Dann fehlte mit Benjamin Blumer, welcher sich im letzten Spiel einen Kreuzbandriss zugezogen hatte und kurzfristig durch den zurückgetretenen (aus der NLB) Nicolas Bamert ergänzt wurde, doch ein starker Rückhalt. Und Rudi Safranko, der auf der halben Position seine Akzente setzte, laboriert an einer Erkältung, weshalb auch er am Mittwoch nicht auf der Platte stand. Andererseits beklagte auch Solothurn viel Verletzungspech und trat mit nur elf Feldspielern an.
Spielverlauf
Schon zu Beginn der ersten Spielzeit ein weggeworfener Ball der Möhliner und Solothurn legte zwei Zähler vor. Der junge Jonas Coetermans zeigte seine erste Parade und im Gegenzug erzielte Xavier Franceschi in der sechsten Minute den Führungstreffer zum 3:2. Der folgende Siebenmeter prallte an Seravalli ab und danach kam der Möhliner Angriff erneut ins Stocken, dafür übernahmen die Gastgeber jetzt die Führung zum 5:4 in der 12. Minute. Der spätere Drei-, Vier-Tore-Vorsprung blieb lange bestehen, bis Maurice Meier in der 23. Minute den Anschlusstreffer erzielte. Aber Solothurn erhöhte wieder auf plus drei und zum späteren Pausenstand von 14:11. In der zweiten Halbzeit kam keine deutliche Reaktion der Mannschaft von Zoltan Majeri. Zwar zeigte Sebastian Kaiser in der 42. Minute, beim 17:19, dass seine Männer wieder in Reichweite lagen, aber Solothurn schien am Vorsprung Gefallen zu finden, umso mehr, weil man in der Meisterschaft nach fünf Partien immer noch sieglos dasteht. So versuchte Möhlins Trainer Majeri zwar noch einmal sein Team wachzurütteln, aber es folgten ein nächster Fehler, ein Tor für Solothurn und dazu noch Ungereimtheiten aus der Schiedsrichterecke. Und so war die Hypothek letztlich zu gross, um den Solothurnern den Sieg noch streitig zu machen.

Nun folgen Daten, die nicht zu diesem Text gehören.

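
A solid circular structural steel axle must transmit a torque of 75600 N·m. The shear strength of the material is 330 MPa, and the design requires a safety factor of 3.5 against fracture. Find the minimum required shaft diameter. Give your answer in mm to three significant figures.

Allowable shear stress τ_allow = 330/3.5 = 94.29 MPa.
For a solid shaft τ = 16T/(πd³), so d³ = 16T/(π τ_allow) = 16×7.5600×10^7/(π×94.29) = 4.084×10^6 mm³.
d = (4.084×10^6)^(1/3) = 159.8 mm.

d = 160 mm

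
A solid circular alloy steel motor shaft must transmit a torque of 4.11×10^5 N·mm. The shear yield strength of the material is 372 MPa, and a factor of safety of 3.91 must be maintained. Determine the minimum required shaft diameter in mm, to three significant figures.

Allowable shear stress τ_allow = 372/3.91 = 95.14 MPa.
For a solid shaft τ = 16T/(πd³), so d³ = 16T/(π τ_allow) = 16×411000/(π×95.14) = 22000 mm³.
d = (22000)^(1/3) = 28.02 mm.

d = 28.0 mm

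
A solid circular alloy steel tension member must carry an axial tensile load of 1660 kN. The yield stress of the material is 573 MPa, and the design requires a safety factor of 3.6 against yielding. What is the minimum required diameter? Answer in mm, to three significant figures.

Allowable stress σ_allow = 573/3.6 = 159.2 MPa.
Required area A = F/σ_allow = 1660000/159.2 = 10430 mm².
A = πd²/4 → d = √(4A/π) = 115.2 mm.

d = 115 mm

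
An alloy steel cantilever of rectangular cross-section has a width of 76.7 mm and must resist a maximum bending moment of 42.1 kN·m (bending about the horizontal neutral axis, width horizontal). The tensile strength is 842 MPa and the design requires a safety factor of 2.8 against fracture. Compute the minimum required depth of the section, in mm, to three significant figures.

h = 105 mm

σ_allow = 842/2.8 = 300.7 MPa.
For a rectangular section σ = 6M/(bh²), so h² = 6M/(b σ_allow) = 6×4.2100×10^7/(76.7×300.7) = 10950 mm².
h = 104.7 mm.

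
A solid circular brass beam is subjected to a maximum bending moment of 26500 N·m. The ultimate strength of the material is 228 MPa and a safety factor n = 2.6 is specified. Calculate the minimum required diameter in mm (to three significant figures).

σ_allow = 228/2.6 = 87.69 MPa.
For a solid circular section σ = 32M/(πd³), so d³ = 32M/(π σ_allow) = 32×2.6500×10^7/(π×87.69) = 3.078×10^6 mm³.
d = 145.5 mm.

d = 145 mm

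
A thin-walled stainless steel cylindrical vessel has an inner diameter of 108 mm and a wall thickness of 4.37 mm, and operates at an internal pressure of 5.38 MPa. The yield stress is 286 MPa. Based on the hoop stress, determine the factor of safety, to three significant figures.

n = 4.30

σ_h = pD/(2t) = 5.38×108/(2×4.37) = 66.48 MPa.
n = 286/66.48 = 4.302.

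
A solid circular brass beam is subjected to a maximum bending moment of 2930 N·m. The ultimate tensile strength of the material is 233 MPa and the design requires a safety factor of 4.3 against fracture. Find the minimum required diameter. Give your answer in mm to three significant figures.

d = 82.0 mm

σ_allow = 233/4.3 = 54.19 MPa.
For a solid circular section σ = 32M/(πd³), so d³ = 32M/(π σ_allow) = 32×2930000/(π×54.19) = 550800 mm³.
d = 81.97 mm.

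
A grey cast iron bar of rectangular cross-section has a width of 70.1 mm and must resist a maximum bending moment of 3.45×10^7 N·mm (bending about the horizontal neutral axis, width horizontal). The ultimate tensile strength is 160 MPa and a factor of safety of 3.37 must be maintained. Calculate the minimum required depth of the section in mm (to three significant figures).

h = 249 mm

σ_allow = 160/3.37 = 47.48 MPa.
For a rectangular section σ = 6M/(bh²), so h² = 6M/(b σ_allow) = 6×3.4500×10^7/(70.1×47.48) = 62200 mm².
h = 249.4 mm.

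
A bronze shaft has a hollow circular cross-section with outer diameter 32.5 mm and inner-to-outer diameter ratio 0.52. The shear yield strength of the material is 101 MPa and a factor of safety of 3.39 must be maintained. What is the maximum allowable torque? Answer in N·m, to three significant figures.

τ_allow = 101/3.39 = 29.79 MPa.
For a hollow shaft T_allow = τ_allow·πd_o³(1−k⁴)/16 with 1−k⁴ = 0.9269, so πd_o³(1−k⁴)/16 = 6247 mm³.
T_allow = 29.79×6247 = 186100 N·mm = 186.1 N·m.

T_allow = 186 N·m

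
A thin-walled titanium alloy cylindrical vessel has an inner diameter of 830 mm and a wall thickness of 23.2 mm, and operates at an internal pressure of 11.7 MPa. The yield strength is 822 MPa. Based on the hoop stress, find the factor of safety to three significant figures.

σ_h = pD/(2t) = 11.7×830/(2×23.2) = 209.3 MPa.
n = 822/209.3 = 3.928.

n = 3.93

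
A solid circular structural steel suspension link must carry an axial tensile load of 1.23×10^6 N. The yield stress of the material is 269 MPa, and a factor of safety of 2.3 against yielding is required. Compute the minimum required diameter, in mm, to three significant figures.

d = 116 mm

Allowable stress σ_allow = 269/2.3 = 117.0 MPa.
Required area A = F/σ_allow = 1230000/117.0 = 10520 mm².
A = πd²/4 → d = √(4A/π) = 115.7 mm.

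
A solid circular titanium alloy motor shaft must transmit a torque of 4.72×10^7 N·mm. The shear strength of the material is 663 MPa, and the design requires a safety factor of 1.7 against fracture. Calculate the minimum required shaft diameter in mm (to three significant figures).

d = 85.1 mm

Allowable shear stress τ_allow = 663/1.7 = 390.0 MPa.
For a solid shaft τ = 16T/(πd³), so d³ = 16T/(π τ_allow) = 16×4.7200×10^7/(π×390.0) = 616400 mm³.
d = (616400)^(1/3) = 85.10 mm.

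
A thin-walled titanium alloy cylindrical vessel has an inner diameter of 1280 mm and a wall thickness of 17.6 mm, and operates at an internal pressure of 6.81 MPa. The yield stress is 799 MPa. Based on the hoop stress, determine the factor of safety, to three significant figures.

n = 3.23

σ_h = pD/(2t) = 6.81×1280/(2×17.6) = 247.6 MPa.
n = 799/247.6 = 3.227.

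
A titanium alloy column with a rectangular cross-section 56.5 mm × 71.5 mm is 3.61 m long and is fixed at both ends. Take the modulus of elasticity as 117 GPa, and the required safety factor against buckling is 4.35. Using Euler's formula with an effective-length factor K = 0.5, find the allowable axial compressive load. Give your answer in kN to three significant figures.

P_allow = 87.6 kN

Buckling occurs about the weak axis: I_min = h·b³/12 = 71.5×56.5³/12 = 1.075×10^6 mm⁴ (b = 56.5 mm is the smaller dimension).
Effective length L_e = KL = 0.5×3.61 m = 1805 mm.
Euler critical load P_cr = π²EI/L_e² = π²×117000×1.075×10^6/1805² = 380900 N.
P_allow = P_cr/n = 380900/4.35 = 87560 N.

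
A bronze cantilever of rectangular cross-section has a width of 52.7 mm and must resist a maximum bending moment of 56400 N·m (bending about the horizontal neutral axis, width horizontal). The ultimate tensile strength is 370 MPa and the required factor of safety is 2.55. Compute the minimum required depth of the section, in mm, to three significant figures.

σ_allow = 370/2.55 = 145.1 MPa.
For a rectangular section σ = 6M/(bh²), so h² = 6M/(b σ_allow) = 6×5.6400×10^7/(52.7×145.1) = 44250 mm².
h = 210.4 mm.

h = 210 mm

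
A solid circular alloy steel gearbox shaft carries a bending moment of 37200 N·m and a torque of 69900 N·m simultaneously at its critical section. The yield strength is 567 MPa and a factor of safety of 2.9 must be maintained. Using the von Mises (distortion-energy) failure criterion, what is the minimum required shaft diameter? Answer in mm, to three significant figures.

d = 155 mm

σ_allow = σ_y/n = 567/2.9 = 195.5 MPa.
For a solid shaft σ_b = 32M/(πd³) and τ = 16T/(πd³), so the von Mises stress is σ' = (16/πd³)·√(4M²+3T²).
√(4M²+3T²) = √(4×(3.720×10^7)² + 3×(6.990×10^7)²) = 1.421×10^8 N·mm.
d³ = 16×1.421×10^8/(π×195.5) = 3.702×10^6 mm³.
d = 154.7 mm.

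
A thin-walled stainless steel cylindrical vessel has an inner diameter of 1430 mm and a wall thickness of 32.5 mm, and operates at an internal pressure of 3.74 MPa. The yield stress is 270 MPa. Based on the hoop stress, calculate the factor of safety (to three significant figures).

σ_h = pD/(2t) = 3.74×1430/(2×32.5) = 82.28 MPa.
n = 270/82.28 = 3.281.

n = 3.28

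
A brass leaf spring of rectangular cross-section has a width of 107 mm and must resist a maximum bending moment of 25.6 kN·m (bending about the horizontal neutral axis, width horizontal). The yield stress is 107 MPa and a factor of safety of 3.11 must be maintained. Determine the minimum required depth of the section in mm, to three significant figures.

σ_allow = 107/3.11 = 34.41 MPa.
For a rectangular section σ = 6M/(bh²), so h² = 6M/(b σ_allow) = 6×2.5600×10^7/(107×34.41) = 41720 mm².
h = 204.3 mm.

h = 204 mm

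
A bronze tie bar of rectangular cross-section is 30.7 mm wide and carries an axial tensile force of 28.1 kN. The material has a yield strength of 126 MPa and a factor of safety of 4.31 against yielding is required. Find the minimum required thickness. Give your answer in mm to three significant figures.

σ_allow = 126/4.31 = 29.23 MPa.
Required area A = F/σ_allow = 28100/29.23 = 961.2 mm².
t = A/w = 961.2/30.7 = 31.31 mm.

t = 31.3 mm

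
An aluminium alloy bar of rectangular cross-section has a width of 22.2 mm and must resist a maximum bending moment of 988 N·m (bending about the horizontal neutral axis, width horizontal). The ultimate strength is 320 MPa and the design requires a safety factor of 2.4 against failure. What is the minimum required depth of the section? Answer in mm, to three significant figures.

h = 44.8 mm

σ_allow = 320/2.4 = 133.3 MPa.
For a rectangular section σ = 6M/(bh²), so h² = 6M/(b σ_allow) = 6×988000/(22.2×133.3) = 2003 mm².
h = 44.75 mm.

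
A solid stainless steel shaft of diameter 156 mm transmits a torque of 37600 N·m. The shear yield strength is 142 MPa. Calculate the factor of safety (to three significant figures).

τ = 16T/(πd³) = 16×3.7600×10^7/(π×156³) = 50.44 MPa.
n = τ_limit/τ = 142/50.44 = 2.815.

n = 2.82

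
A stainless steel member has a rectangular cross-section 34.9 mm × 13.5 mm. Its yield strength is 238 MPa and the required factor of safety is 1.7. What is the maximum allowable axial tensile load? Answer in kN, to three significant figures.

F_allow = 66.0 kN

σ_allow = 238/1.7 = 140.0 MPa.
A = 34.9×13.5 = 471.1 mm².
F_allow = σ_allow × A = 140.0×471.1 = 65960 N.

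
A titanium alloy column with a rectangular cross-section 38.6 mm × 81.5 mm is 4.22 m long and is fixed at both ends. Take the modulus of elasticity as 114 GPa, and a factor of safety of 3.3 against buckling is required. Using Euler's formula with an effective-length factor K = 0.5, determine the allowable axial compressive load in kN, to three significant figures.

Buckling occurs about the weak axis: I_min = h·b³/12 = 81.5×38.6³/12 = 390600 mm⁴ (b = 38.6 mm is the smaller dimension).
Effective length L_e = KL = 0.5×4.22 m = 2110 mm.
Euler critical load P_cr = π²EI/L_e² = π²×114000×390600/2110² = 98710 N.
P_allow = P_cr/n = 98710/3.3 = 29910 N.

P_allow = 29.9 kN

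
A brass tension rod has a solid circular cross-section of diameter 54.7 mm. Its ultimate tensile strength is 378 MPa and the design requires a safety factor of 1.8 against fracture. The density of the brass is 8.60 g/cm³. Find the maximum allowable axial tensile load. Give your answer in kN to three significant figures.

F_allow = 493 kN

σ_allow = 378/1.8 = 210.0 MPa.
A = πd²/4 = π×54.7²/4 = 2350 mm².
F_allow = σ_allow × A = 210.0×2350 = 493500 N.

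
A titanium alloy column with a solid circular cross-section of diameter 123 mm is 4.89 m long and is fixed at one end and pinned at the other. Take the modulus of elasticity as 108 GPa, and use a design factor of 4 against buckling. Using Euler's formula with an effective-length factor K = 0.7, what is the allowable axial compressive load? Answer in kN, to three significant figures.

I = πd⁴/64 = π×123⁴/64 = 1.124×10^7 mm⁴.
Effective length L_e = KL = 0.7×4.89 m = 3423 mm.
Euler critical load P_cr = π²EI/L_e² = π²×108000×1.124×10^7/3423² = 1.022×10^6 N.
P_allow = P_cr/n = 1.022×10^6/4 = 255500 N.

P_allow = 256 kN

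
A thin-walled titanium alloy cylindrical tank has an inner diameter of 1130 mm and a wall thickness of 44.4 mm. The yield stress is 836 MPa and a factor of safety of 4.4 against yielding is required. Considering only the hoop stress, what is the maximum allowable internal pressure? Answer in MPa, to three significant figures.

p_allow = 14.9 MPa

σ_allow = 836/4.4 = 190.0 MPa.
σ_h = pD/(2t) → p_allow = 2σ_allow t/D = 2×190.0×44.4/1130 = 14.93 MPa.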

Konzentration nun auf die Meisterschaft
Am Sonntag, 16. Oktober, kommt es zum nächsten Aufeinandertreffen in der Meisterschaft, dann gegen den Aufsteiger Handball Emmen. Anspielzeit ist um 17 Uhr im neuen Steinli in Möhlin.
Möhlin mit: Bamert (3/18; 17%), Coetermans (2/15); 14%); Ceppi (1), Rohr, Meier (3), Mahrer, Behlinger, Fässler (1), Franceschi (1), Wenger, Kaiser (5), Grimsrud (1), Waldmeier (3), Ulmer (4), Larouche (3).